O relatório de Agosto de 2020 observou que o Irão “está a conduzir uma campanha de influência para minar o actual Presidente e as instituições democráticas dos EUA, e para dividir o país antes das eleições de 2020”.

No entanto, o relatório observou que o Irão está a concentrar-se na influência online secreta – como a partilha de memes e a recirculação de notícias que criticam Trump.UM

“O Irão poderia tentar manipular ou atacar a infra-estrutura eleitoral, como fez nas eleições no Médio Oriente e no Sul da Ásia – mas não temos qualquer informação que indique que pretenda fazê-lo nos Estados Unidos”, afirma o relatório.UM

‘Uma eleição fora da Venezuela’

A divulgação de documentos incluiu uma avaliação da CIA de junho de 2026, resumindo as últimas duas décadas de inteligência relacionada com a manipulação dos sistemas de votação pela Venezuela, na sequência de alegações de longa data dos apoiantes da extrema-direita de Trump sobre o envolvimento da Venezuela na interferência eleitoral de 2020.

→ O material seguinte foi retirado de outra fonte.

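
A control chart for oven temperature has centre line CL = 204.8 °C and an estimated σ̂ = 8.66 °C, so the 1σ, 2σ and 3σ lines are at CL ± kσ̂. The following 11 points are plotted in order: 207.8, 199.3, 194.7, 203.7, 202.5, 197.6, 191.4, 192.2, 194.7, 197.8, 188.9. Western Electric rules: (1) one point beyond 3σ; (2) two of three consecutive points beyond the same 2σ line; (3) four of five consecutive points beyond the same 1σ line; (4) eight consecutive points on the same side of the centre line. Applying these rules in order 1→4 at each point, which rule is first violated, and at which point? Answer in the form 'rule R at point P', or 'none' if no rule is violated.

Zone of each point (C = within 1σ̂, B = 1σ̂–2σ̂, A = 2σ̂–3σ̂, * = beyond 3σ̂; sign = side of CL): 1:+C, 2:-C, 3:-B, 4:-C, 5:-C, 6:-C, 7:-B, 8:-B, 9:-B, 10:-C, 11:-B
Rule 4 (eight consecutive points on the same side of the centre line) is satisfied at point 9.

rule 4 at point 9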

O memorando afirma que os funcionários do governo venezuelano desenvolveram a capacidade de manipular sistemas de votação eletrónica nas suas próprias eleições, incluindo a replicação e substituição de dados de votação para legitimar votos fraudulentos.UM

No entanto, o relatório observou que a inteligência “não confirmou definitivamente que a fraude electrónica em grande escala foi executada com sucesso em eleições venezuelanas específicas”.UM

Nomeadamente, o relatório observou que não havia provas de que o governo venezuelano fosse capaz de manipular os resultados eleitorais fora do seu próprio país, porque a sua capacidade de fraudar eleições “repodia, em parte, na sua capacidade de controlar todas as fases do processo de votação electrónica”.UM

“Nenhum [the voting machine company] A Smartmatic nem o governo venezuelano tinham a capacidade – que é o nível de controle ou acesso necessário – para manipular o resultado de uma eleição fora da Venezuela de uma forma previsível”, afirmou o relatório.UM

‘Narrativas falsas’

Além de avaliar as vulnerabilidades tecnológicas no sistema eleitoral, um memorando recentemente desclassificado do Conselho Nacional de Inteligência levantou explicitamente preocupações sobre os adversários explorarem a falta de conhecimento da maioria dos americanos sobre os sistemas de votação para “minar a confiança nos processos democráticos dos EUA”.

“Grande parte do público votante provavelmente sabe pouco sobre o processo de administração das eleições nos EUA, o que poderia permitir que narrativas falsas ganhassem força”, afirmava o memorando de janeiro de 2020.

O memorando observou que os esforços para “invalidar publicamente tais alegações poderiam levar semanas ou meses” e que “refutar as alegações também seria impossível se os adversários escapassem à recolha de informações dos EUA”.

“Um compromisso amplamente divulgado sobre a infra-estrutura eleitoral provavelmente minaria a confiança do público nas eleições, mesmo que o compromisso não fosse usado para manipular dados ou sistemas relacionados com as eleições”, afirma o memorando.